Allan Youngson

Personal information
- Date of birth: 29 September 1984 (age 40)
- Place of birth: Aberdeen, Scotland
- Position(s): Midfielder

Youth career
- 2002–2003: Chelsea

Senior career*
- Years: Team / Apps / (Gls)
- 2003–2004: Dundee / 1 / (0)
- 2004–2007: Peterhead / 71 / (3)
- 2007–2010: Inverurie Loco Works
- 2010–2017: Culter
- 2017–2018: Dyce Juniors
- Total:  / 72 / (3)

Managerial career
- 2018–: Dyce Juniors

= Allan Youngson =

Scottish footballer

Allan Youngson (born 29 September 1984), is a former professional footballer who has played in the Scottish Premier League for Dundee.

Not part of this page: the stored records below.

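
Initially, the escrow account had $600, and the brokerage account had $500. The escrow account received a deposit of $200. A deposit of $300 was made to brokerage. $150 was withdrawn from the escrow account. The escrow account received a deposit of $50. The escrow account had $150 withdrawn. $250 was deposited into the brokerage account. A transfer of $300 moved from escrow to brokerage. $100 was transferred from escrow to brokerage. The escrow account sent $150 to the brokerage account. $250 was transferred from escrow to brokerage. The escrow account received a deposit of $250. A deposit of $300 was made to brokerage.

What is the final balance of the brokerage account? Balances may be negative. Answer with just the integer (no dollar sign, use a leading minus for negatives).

Tracking account balances step by step:
Start: escrow=600, brokerage=500
Event 1 (deposit 200 to escrow): escrow: 600 + 200 = 800. Balances: escrow=800, brokerage=500
Event 2 (deposit 300 to brokerage): brokerage: 500 + 300 = 800. Balances: escrow=800, brokerage=800
Event 3 (withdraw 150 from escrow): escrow: 800 - 150 = 650. Balances: escrow=650, brokerage=800
Event 4 (deposit 50 to escrow): escrow: 650 + 50 = 700. Balances: escrow=700, brokerage=800
Event 5 (withdraw 150 from escrow): escrow: 700 - 150 = 550. Balances: escrow=550, brokerage=800
Event 6 (deposit 250 to brokerage): brokerage: 800 + 250 = 1050. Balances: escrow=550, brokerage=1050
Event 7 (transfer 300 escrow -> brokerage): escrow: 550 - 300 = 250, brokerage: 1050 + 300 = 1350. Balances: escrow=250, brokerage=1350
Event 8 (transfer 100 escrow -> brokerage): escrow: 250 - 100 = 150, brokerage: 1350 + 100 = 1450. Balances: escrow=150, brokerage=1450
Event 9 (transfer 150 escrow -> brokerage): escrow: 150 - 150 = 0, brokerage: 1450 + 150 = 1600. Balances: escrow=0, brokerage=1600
Event 10 (transfer 250 escrow -> brokerage): escrow: 0 - 250 = -250, brokerage: 1600 + 250 = 1850. Balances: escrow=-250, brokerage=1850
Event 11 (deposit 250 to escrow): escrow: -250 + 250 = 0. Balances: escrow=0, brokerage=1850
Event 12 (deposit 300 to brokerage): brokerage: 1850 + 300 = 2150. Balances: escrow=0, brokerage=2150

Final balance of brokerage: 2150

Answer: 2150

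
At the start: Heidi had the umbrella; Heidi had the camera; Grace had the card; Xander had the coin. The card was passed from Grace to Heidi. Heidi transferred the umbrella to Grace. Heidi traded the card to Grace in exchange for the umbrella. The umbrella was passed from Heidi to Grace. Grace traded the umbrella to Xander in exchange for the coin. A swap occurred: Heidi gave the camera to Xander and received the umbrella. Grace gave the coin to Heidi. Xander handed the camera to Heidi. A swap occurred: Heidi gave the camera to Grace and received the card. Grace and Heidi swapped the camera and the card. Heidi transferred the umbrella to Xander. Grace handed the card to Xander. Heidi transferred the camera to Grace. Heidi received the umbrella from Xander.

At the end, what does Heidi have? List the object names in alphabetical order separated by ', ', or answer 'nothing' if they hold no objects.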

He is currently the co-manager of Dyce Juniors in the Scottish Junior Football Association, North Region.

==Career==
Youngson joined Dundee after a time in the youth system at Chelsea, and made his debut for the club in the Scottish Premier League against Hibernian in May 2004. A spell in the Scottish Football League with Peterhead was followed by stints in the Highland Football League and North Superleague with Inverurie Loco Works and Culter respectively.

Youngson ended his playing career with a short spell at Dyce Juniors and he rejoined the club as co-manager with Ritchie Clark in December 2018.